If the law were not reauthorized, we would, by the year 2014, have close to 100 percent of our schools considered failing schools.
This is such an insane law that it’s hard to imagine why it hasn't been repealed or why the accountability provisions have not been repealed. What this law has done has been, first of all, the federalized control of public education to the point where people now are looking to Congress to say, what are the rules by which we’re supposed to operate our local schools? And Congress is calling the tune. We have a federal system, and the federal government before No Child Left Behind really was not the decider. The decision point was at the state and local level, not in Washington, D.C, so we have federalized control of education. We have also set into motion -- not we, but the No Child Left Behind -- has set into motion a process that causes almost every school in the country to be considered a failing school.
I think the reason that we’re now having this sense that there's a crisis is because of No Child Left Behind, because it has unleashed all of these attacks on public education, setting totally unrealistic goals. And while it’s important to work to close the achievement gap, all of the solutions seem to be based on the No Child Left Behind framework of only schools and only teachers must be held accountable. There's nothing about accountability for the leadership. There's no accountability at the district level. There's no accountability for Congress itself.

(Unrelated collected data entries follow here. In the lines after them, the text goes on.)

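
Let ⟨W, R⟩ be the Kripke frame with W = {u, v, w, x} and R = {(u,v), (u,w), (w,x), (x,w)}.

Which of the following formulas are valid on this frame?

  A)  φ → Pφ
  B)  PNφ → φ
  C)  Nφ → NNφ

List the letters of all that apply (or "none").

R is not reflexive: not u R u.
R is not symmetric: u R v but not v R u.
R is not transitive: u R w and w R x but not u R x.
(A) φ → Pφ is the dual of axiom T, which corresponds to reflexivity. R is not reflexive — not valid.
(B) PNφ → φ is the dual of axiom B; it is valid on a frame exactly when R is symmetric. R is not symmetric, so not valid.
(C) Nφ → NNφ is axiom 4; it is valid on a frame exactly when R is transitive. R is not transitive, so not valid.

none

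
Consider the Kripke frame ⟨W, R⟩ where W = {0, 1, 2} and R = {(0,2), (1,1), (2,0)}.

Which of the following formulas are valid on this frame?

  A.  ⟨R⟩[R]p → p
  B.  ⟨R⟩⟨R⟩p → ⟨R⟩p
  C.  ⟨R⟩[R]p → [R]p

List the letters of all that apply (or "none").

A

R is symmetric: every R-edge is matched by its reverse.
R is not transitive: 0 R 2 and 2 R 0 but not 0 R 0.
R is not euclidean: 0 R 2 and 0 R 2 but not 2 R 2.
(A) the dual of axiom B: valid iff R is symmetric. R is symmetric — valid.
(B) ⟨R⟩⟨R⟩p → ⟨R⟩p is the dual of axiom 4, which corresponds to transitivity. R is not transitive — not valid.
(C) ⟨R⟩[R]p → [R]p (the dual of axiom 5) characterises the euclidean frames. R is not euclidean — not valid.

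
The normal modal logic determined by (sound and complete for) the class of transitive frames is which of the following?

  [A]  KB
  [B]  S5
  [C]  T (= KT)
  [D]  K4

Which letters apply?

(A) KB is determined by the class of symmetric frames.
(B) S5 is determined by the class of reflexive, symmetric, and transitive frames.
(C) T (= KT) is determined by the class of reflexive frames.
(D) K4 is determined by exactly this class.

D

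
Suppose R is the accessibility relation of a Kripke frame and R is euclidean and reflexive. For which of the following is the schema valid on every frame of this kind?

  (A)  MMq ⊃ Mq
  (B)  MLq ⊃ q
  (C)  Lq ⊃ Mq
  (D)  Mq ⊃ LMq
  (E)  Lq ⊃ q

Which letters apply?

A, B, C, D, E

A reflexive euclidean relation is also symmetric (from wRw and wRv the euclidean condition gives vRw) and hence transitive; it is an equivalence relation.
(A) the dual of axiom 4: valid iff R is transitive. Every such R is transitive — valid.
(B) MLq ⊃ q is the dual of axiom B, which corresponds to symmetry. Every such R is symmetric — valid.
(C) Lq ⊃ Mq is axiom D, which corresponds to seriality. Every such R is serial — valid.
(D) Mq ⊃ LMq is axiom 5, which corresponds to the euclidean property. Every such R is euclidean — valid.
(E) Lq ⊃ q is axiom T, which corresponds to reflexivity. Every such R is reflexive — valid.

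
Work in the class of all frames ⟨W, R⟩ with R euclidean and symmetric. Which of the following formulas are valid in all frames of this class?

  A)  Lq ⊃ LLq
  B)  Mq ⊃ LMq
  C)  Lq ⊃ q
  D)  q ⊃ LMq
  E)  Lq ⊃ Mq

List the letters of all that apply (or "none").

A symmetric euclidean relation is transitive (uRv and vRw give vRu by symmetry, then uRw by the euclidean condition, applied at v).
(A) Lq ⊃ LLq is axiom 4; it is valid on a frame exactly when R is transitive. Every such R is transitive, so valid.
(B) axiom 5: valid iff R is euclidean. Every such R is euclidean — valid.
(C) axiom T: valid iff R is reflexive. Such an R need not be reflexive — not valid.
(D) q ⊃ LMq is axiom B; it is valid on a frame exactly when R is symmetric. Every such R is symmetric, so valid.
(E) Lq ⊃ Mq is axiom D, which corresponds to seriality. Such an R need not be serial — not valid.

A, B, D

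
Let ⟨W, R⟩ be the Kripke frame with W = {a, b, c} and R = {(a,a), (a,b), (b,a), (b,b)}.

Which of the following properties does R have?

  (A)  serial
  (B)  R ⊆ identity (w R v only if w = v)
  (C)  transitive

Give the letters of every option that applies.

C

(A) not serial: c has no R-successor.
(B) not ⊆ identity: a R b with a ≠ b.
(C) transitive: R is closed under composition.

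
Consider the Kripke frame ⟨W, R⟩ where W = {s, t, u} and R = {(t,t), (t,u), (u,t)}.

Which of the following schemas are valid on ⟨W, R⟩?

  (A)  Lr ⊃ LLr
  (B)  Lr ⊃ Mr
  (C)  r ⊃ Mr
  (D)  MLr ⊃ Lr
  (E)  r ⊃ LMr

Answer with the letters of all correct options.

R is not reflexive: not s R s.
R is symmetric: every R-edge is matched by its reverse.
R is not transitive: u R t and t R u but not u R u.
R is not euclidean: t R u and t R u but not u R u.
R is not serial: s has no R-successor.
(A) Lr ⊃ LLr (axiom 4) characterises the transitive frames. R is not transitive — not valid.
(B) Lr ⊃ Mr is axiom D, which corresponds to seriality. R is not serial — not valid.
(C) r ⊃ Mr is the dual of axiom T, which corresponds to reflexivity. R is not reflexive — not valid.
(D) MLr ⊃ Lr is the dual of axiom 5, which corresponds to the euclidean property. R is not euclidean — not valid.
(E) axiom B: valid iff R is symmetric. R is symmetric — valid.

E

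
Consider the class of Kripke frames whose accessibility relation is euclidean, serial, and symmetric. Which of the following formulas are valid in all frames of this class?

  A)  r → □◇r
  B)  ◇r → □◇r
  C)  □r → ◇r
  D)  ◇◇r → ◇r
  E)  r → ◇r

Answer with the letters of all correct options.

A, B, C, D, E

Serial, symmetric and euclidean together give transitive (from symmetry + euclidean) and then reflexive; the relation is an equivalence.
(A) r → □◇r is axiom B, which corresponds to symmetry. Every such R is symmetric — valid.
(B) ◇r → □◇r is axiom 5, which corresponds to the euclidean property. Every such R is euclidean — valid.
(C) axiom D: valid iff R is serial. Every such R is serial — valid.
(D) ◇◇r → ◇r (the dual of axiom 4) characterises the transitive frames. Every such R is transitive — valid.
(E) the dual of axiom T: valid iff R is reflexive. Every such R is reflexive — valid.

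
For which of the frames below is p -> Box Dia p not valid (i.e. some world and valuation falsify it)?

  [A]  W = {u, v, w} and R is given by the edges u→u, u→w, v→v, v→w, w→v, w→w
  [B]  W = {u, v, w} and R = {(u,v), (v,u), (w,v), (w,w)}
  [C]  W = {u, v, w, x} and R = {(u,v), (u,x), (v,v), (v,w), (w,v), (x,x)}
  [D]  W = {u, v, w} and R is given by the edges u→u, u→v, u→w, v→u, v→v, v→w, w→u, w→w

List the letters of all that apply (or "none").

A, B, C, D

The schema p -> Box Dia p is axiom B; it is valid on a frame iff R is symmetric.
(A) R is not symmetric (u R w but not w R u), so the schema fails here.
(B) R is not symmetric (w R v but not v R w), so the schema fails here.
(C) R is not symmetric (u R v but not v R u), so the schema fails here.
(D) R is not symmetric (v R w but not w R v), so the schema fails here.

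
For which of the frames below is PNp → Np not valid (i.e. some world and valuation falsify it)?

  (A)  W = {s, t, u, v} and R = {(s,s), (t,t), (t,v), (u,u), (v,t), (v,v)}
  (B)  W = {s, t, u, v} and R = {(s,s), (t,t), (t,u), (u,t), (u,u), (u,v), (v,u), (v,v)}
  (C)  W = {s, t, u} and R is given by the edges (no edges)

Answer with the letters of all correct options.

The schema PNp → Np is the dual of axiom 5; it is valid on a frame iff R is euclidean.
(A) R is euclidean (any two R-successors of the same world are R-related), so the schema is valid here.
(B) R is not euclidean (u R t and u R v but not t R v), so the schema fails here.
(C) R is euclidean (any two R-successors of the same world are R-related), so the schema is valid here.

B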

The law has failed and the slate should be wiped cleaned and they should start, I believe, they should start by saying, what's the purpose of the federal role in education? And the number one purpose, the reason it was passed for the first time in 1965, it was called the Elementary and Secondary Education Act, was to level the field for poor children, to make sure that the districts enrolling large numbers of poor children had adequate resources. That's a very, very important role. And we’re moving now, particularly with the Race to the Top, we’re moving towards a competitive model of saying states should compete for federal funds. And I think that's a mistake, because some states will win, many states will lose, and that repudiates the whole purpose of federal aid education.